Greater Deal Certainty
Strategically targeted buyers are 50% more likely to progress from IOI to LOI, with structured approaches reducing deal fallout during diligence by up to 20%.

2.5x

Better Cultural Fit
Sellers using targeted outreach are 2.5x more likely to find a culturally aligned buyer, improving employee retention and transition success post-sale.

Merger & Acquisition Services

FCBB M & A Advisors

Senior Associate Advisors offer a personal approach for lower middle market M&A, guiding you through 8 Steps to sell your business.
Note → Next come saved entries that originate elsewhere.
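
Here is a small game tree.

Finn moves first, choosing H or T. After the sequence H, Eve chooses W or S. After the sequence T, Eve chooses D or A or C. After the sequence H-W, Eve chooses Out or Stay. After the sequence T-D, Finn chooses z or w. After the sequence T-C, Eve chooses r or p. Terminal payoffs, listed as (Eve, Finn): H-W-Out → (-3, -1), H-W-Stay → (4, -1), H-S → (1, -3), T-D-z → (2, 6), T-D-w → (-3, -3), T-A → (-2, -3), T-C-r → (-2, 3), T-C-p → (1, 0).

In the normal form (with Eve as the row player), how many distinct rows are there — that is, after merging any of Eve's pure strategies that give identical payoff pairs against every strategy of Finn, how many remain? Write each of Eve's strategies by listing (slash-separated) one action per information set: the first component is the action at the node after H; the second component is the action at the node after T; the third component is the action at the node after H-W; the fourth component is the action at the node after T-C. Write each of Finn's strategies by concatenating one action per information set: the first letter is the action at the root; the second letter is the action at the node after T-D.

12

Eve has 24 pure strategies: W/D/Out/r, W/D/Out/p, W/D/Stay/r, W/D/Stay/p, W/A/Out/r, W/A/Out/p, W/A/Stay/r, W/A/Stay/p, W/C/Out/r, W/C/Out/p, W/C/Stay/r, W/C/Stay/p, S/D/Out/r, S/D/Out/p, S/D/Stay/r, S/D/Stay/p, S/A/Out/r, S/A/Out/p, S/A/Stay/r, S/A/Stay/p, S/C/Out/r, S/C/Out/p, S/C/Stay/r, S/C/Stay/p. Columns: Hz, Hw, Tz, Tw.
{W/D/Out/r, W/D/Out/p} → row (-3,-1) (-3,-1) (2,6) (-3,-3)
{W/D/Stay/r, W/D/Stay/p} → row (4,-1) (4,-1) (2,6) (-3,-3)
{W/A/Out/r, W/A/Out/p} → row (-3,-1) (-3,-1) (-2,-3) (-2,-3)
{W/A/Stay/r, W/A/Stay/p} → row (4,-1) (4,-1) (-2,-3) (-2,-3)
{W/C/Out/r} → row (-3,-1) (-3,-1) (-2,3) (-2,3)
{W/C/Out/p} → row (-3,-1) (-3,-1) (1,0) (1,0)
{W/C/Stay/r} → row (4,-1) (4,-1) (-2,3) (-2,3)
{W/C/Stay/p} → row (4,-1) (4,-1) (1,0) (1,0)
{S/D/Out/r, S/D/Out/p, S/D/Stay/r, S/D/Stay/p} → row (1,-3) (1,-3) (2,6) (-3,-3)
{S/A/Out/r, S/A/Out/p, S/A/Stay/r, S/A/Stay/p} → row (1,-3) (1,-3) (-2,-3) (-2,-3)
{S/C/Out/r, S/C/Stay/r} → row (1,-3) (1,-3) (-2,3) (-2,3)
{S/C/Out/p, S/C/Stay/p} → row (1,-3) (1,-3) (1,0) (1,0)
That's 12 distinct rows out of 24 strategies.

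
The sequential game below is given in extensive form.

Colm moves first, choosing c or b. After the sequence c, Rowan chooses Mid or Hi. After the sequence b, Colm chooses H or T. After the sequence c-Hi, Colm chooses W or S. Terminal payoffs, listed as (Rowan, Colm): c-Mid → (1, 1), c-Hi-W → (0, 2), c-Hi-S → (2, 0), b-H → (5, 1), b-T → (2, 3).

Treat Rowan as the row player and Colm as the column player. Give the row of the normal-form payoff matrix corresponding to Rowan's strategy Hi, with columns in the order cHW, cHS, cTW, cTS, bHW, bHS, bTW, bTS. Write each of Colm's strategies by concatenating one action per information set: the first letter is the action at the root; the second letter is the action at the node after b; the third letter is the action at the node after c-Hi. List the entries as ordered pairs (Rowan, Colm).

(0,2) (2,0) (0,2) (2,0) (5,1) (5,1) (2,3) (2,3)

vs cHW: Colm plays c → Rowan plays Hi at [c] → Colm plays W at [c-Hi] → (0, 2)
vs cHS: Colm plays c → Rowan plays Hi at [c] → Colm plays S at [c-Hi] → (2, 0)
vs cTW: Colm plays c → Rowan plays Hi at [c] → Colm plays W at [c-Hi] → (0, 2)
vs cTS: Colm plays c → Rowan plays Hi at [c] → Colm plays S at [c-Hi] → (2, 0)
vs bHW: Colm plays b → Colm plays H at [b] → (5, 1)
vs bHS: Colm plays b → Colm plays H at [b] → (5, 1)
vs bTW: Colm plays b → Colm plays T at [b] → (2, 3)
vs bTS: Colm plays b → Colm plays T at [b] → (2, 3)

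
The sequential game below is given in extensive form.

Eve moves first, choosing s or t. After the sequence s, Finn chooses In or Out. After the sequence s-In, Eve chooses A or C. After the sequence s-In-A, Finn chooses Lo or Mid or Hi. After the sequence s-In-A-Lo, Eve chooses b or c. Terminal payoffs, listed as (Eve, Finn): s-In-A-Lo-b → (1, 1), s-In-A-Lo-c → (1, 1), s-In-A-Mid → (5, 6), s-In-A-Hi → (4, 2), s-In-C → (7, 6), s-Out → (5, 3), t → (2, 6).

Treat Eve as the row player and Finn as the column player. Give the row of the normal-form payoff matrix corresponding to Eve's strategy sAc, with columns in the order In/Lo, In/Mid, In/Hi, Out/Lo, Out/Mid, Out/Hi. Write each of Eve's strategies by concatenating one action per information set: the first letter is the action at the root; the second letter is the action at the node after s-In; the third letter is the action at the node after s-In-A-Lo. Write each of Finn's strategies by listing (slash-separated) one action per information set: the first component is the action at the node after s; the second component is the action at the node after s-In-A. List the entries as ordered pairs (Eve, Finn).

vs In/Lo: Eve plays s → Finn plays In at [s] → Eve plays A at [s-In] → Finn plays Lo at [s-In-A] → Eve plays c at [s-In-A-Lo] → (1, 1)
vs In/Mid: Eve plays s → Finn plays In at [s] → Eve plays A at [s-In] → Finn plays Mid at [s-In-A] → (5, 6)
vs In/Hi: Eve plays s → Finn plays In at [s] → Eve plays A at [s-In] → Finn plays Hi at [s-In-A] → (4, 2)
vs Out/Lo: Eve plays s → Finn plays Out at [s] → (5, 3)
vs Out/Mid: Eve plays s → Finn plays Out at [s] → (5, 3)
vs Out/Hi: Eve plays s → Finn plays Out at [s] → (5, 3)

(1,1) (5,6) (4,2) (5,3) (5,3) (5,3)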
  1. The Initial Consultation: Your FCBB Advisor will listen and work with you to help you define your goals, compile needed documentation, discuss financial modeling and obtain financing letters of interest.
  2. Market Price Analysis Valuation: A thorough review of your financial statements will be conducted to provide a Market Price Analysis report for the valuation of your business. We will carefully review our findings with you to determine if the current market value will meet your expectations.
  3. Marketing for Results: We’re not interested in listing your business, we’re interested in selling it! Once a determination of value has been discussed and a price set, the creation of marketing materials will immediately begin. Your FCBB Advisor will develop a marketing strategy and confidential business profiles aimed at highlighting your business history, future predictions and your business strengths. Using these materials, we will discretely search for the appropriate buyer, both within our current database and outbound marketing focused on strategic buyers for your business.
  4. Creating the Buyer Pool while maintaining confidentiality: Once buyers are identified and they have expressed a substantial interest level based upon general information (without the disclosure of your company name and address), they will be asked to execute a non-disclosure agreement. Once signed, the buyer will be provided with the initial confidential business profile. If their interest continues, the buyer will then be asked to provide proof of funds or source of funds. If the funds appear appropriate the buyer will then be provided with a full confidential business profile package on your business.
  5. Buyer & Seller: The buyer has by now received enough information to determine whether a face-to-face meeting or conference call is warranted. If he or she wishes to move forward, meetings and/or conference calls are scheduled. Meetings can either take place at the business location, typically outside of business hours, or at the FCBB Advisor’s office.
  6. Fielding Offers: Expressions of interest may be presented in several different forms. Two of the most common are the LOI (Letter of Intent) and the Purchase Agreement. Each have their advantages and disadvantages based upon the number of interested buyers and their respective offering abilities. Keep in mind, there may be several iterations prior to a full acceptance.
  7. Offer Acceptance and Due Diligence: Once an offer is accepted, the buyer’s due diligence period will begin. The due diligence process may involve several players, depending on factors such as buyer sophistication and the type of business being sold. These individuals typically include the buyer’s CPA (due diligence consultant) and/or his or her attorney.
  8. Due Diligence Release and Closing: Once the due diligence and contingencies have been released, preparations for closing will be made by a neutral third-party entity. This entity is either a closing attorney or an escrow officer, depending on the state your business is located in. At closing, the proceeds (funds) are wired to you as the seller and the ownership documents are wired to the buyer for ownership transition.